Translation: Lotus Love (Yellow Magic Orchestra)

The general arc of Yellow Magic Orchestra's discography looks something like this:


1978 - Yellow Magic Orchestra (the "electronic exotica" project as originally conceived; practically a Hosono solo album)

1979 - Solid State Survivor (a sister album to the above, featuring more Sakamoto and Takahashi songs)

1980 - X∞Multiplies (huge left turn)

1981 - BGM (huge left turn)

1981 - Technodelic (a sister album to the above)

1983 - Naughty Boys (huge left turn)

1983 - Service (a sister album to the above)

1992 - Technodon (huge left turn)


...which suggests that, if they'd made a follow-up to Technodon shortly thereafter, it would have been a sister album. (X∞Multiplies, the apparent outlier, has a sister album too, but it's a Takahashi solo record, 1980's Murdered by the Music.)

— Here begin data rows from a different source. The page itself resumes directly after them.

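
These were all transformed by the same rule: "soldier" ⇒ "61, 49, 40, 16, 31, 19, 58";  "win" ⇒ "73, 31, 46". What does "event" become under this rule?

19, 70, 19, 46, 64

The formula is n = 3×(alphabet index, a=1) + 4.
Applying it to event: e=5→19, v=22→70, e=5→19, n=14→46, t=20→64.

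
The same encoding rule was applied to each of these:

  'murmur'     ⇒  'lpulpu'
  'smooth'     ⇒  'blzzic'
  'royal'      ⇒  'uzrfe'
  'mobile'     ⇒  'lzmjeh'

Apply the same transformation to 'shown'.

bczds

Each letter's alphabet position (a=0..z=25) is mapped through 7·x+5 mod 26 — an affine cipher.
Applying it to shown: s(18)→7·18+5≡1=b; h(7)→7·7+5≡2=c; o(14)→7·14+5≡25=z; w(22)→7·22+5≡3=d; n(13)→7·13+5≡18=s (all mod 26).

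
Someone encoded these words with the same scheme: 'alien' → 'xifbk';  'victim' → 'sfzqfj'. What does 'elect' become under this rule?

Compare letters: a→x is +23, l→i is +23, i→f is +23 — a constant shift. Every letter moves 23 places later in the alphabet, wrapping around z→a.
Applying it to elect: e+23=b, l+23=i, e+23=b, c+23=z, t+23=q.

bibzq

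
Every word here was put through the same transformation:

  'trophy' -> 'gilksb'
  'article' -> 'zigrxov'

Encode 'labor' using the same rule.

Each pair mirrors across the alphabet (t↔g, r↔i, o↔l): positions sum to 25. Letters are reflected about the middle of the alphabet (position → 25−position): Atbash.
Applying it to labor: l↔o, a↔z, b↔y, o↔l, r↔i.

ozyli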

The crazy left turns are part of what make exploring the band's catalogue so fun. It's hard to imagine the band's debut if you're coming off of Hosono's Tropical Trilogy like I was. Neither Solid State Survivor nor X∞Multiplies would lead you to imagine anything like BGM. And Naughty Boys is probably the greatest blast of all. 

It was, in fact, a conscious effort to self-combust. "You know what? Instead of being experimental and trend-setting this time, let's just make a dumb J-pop record that adheres to all the trends. Let's eat ourselves." It wouldn't have been made at all (oh frightening thought) if their record label, Alfa, hadn't twisted their arm. And then Naughty Boys was such a hit that they had to make another, which they named Service: like, fanservice.

The point of all this is that Lotus Love, Hosono's song, is the only thing on Naughty Boys in which you might recognize the Yellow Magic Orchestra from two years before. It has that weird, off-kilter, spiritual vibe; for this one song alone, they allowed half a hand to stray back into that BGM/Technodelic darkness...

...but lyrically it's resplendent. 


.


A feeling that never changes,
eternally returning and reverberating:
I love you.
Petals in the inner corner of the eye,
the customary incantation in the throat:
I love you.

Baby, come leap through time!
Baby, let's go meet outside the world.

Sitting in the dusk.
Invisible words:
I love you.
And when fatigue overcomes me,
I become like snow, melting in sunlight:
you love me.

Baby, come leap through time!
Baby, let's go meet outside the world.
Baby, let's go meet outside the world.

An incantation surreptitiously grazing
a mouth seen briefly, in a dream:
love, love, love.

Baby, come leap through time!
Baby, let's go meet outside the world.
Baby, let's go meet outside the world.